Der Feldi hat jetzt jedenfalls eine neue Liste von Dingen, die er wieder vergessen kann. So geht das in der besten Armee der Welt.

In solchen Situationen hallen die Worte des Oberst der „exzellenten Logistik der Armee“ in meinen Ohren und auch, dass keine andere Institution über eine solche Logistik verfüge.
Ich kann Tshirts einkaufen. Oder auch nach Einkaufsplan für die ganze Familie einkaufen.

Logistik Militär 0: Privatlogistik 1

Ich wünsche Ihnen eine erholsame Nacht

UOS 13

Posted in Uncategorized on August 23, 2012 by lukibern

Heute begann Übung Duro.

Nach einem relativ witzlosen Morgen ohne grôssere Zwischen- und Vorfälle und Ausbildung in Fraktirversorgunf. bereiteten wir unsere Führungsübung vor. Wir erstellten unsere Packung, bunkerten Farmer und Ähnliches für den Marsch.

Nach dem Mittag meldeten wir uns bereit zur Übung und starteten das Ganze.
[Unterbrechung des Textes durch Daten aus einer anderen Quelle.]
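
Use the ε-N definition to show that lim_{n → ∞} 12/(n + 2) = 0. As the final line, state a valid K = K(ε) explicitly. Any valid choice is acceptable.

Let ε > 0. For n ≥ 1, |12/(n + 2) − 0| = 12/(n + 2) ≤ 12/n.
We need 12/n < ε, i.e. n > 12/ε.
Take K = 12/ε. If n > K then |12/(n + 2)| ≤ 12/n < ε.

K = 12/ε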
Märsche mit Kampfkomplett in der schweizer Armee nennt man auch 2G Märsche, weil man mit gefühlt doppeltem Körpergewicht unterwegs. Die Pflicht, das eigene Material zu schleppen gleicht in dem Sinn einer Jetpilotenausbildung. Ausser das es nicht Spass macht. Item.

Angekommen, richteten wir uns in einem idyllischen Wald mit unseren Biwaks ein und grillierten.
Erinnerungen an meine Pfadfinderzeit kamen hoch, die zwar nie wirklich existierte aber vielleicht gerade wegen ihrer Inexistenz so viel Spass machte.

Mittlerweile wurden wir geschult, wie wir uns im Notfalle zu verhalten haben und sind nun vorbereitet, eine sichere Nacht vorzubereiten.

Offenbar greifen die Russen mit ihrem Panzerbataillon erst morgen früh.

Tagwache ist 0145 und wir werden mit den Pistolen den Panzern entgegentreten und sie mit ungeladenen 9mm Waffen unschädlich machen.

Gute Nacht meine Herren. LiLö nature war bereits vor einer Stunde.

Nastrowje

Dieser Bericht ist aufgrund mangelden Mobilfunkmöglichkeiten im Waadtland mit einem Tag Verspätung erschienen.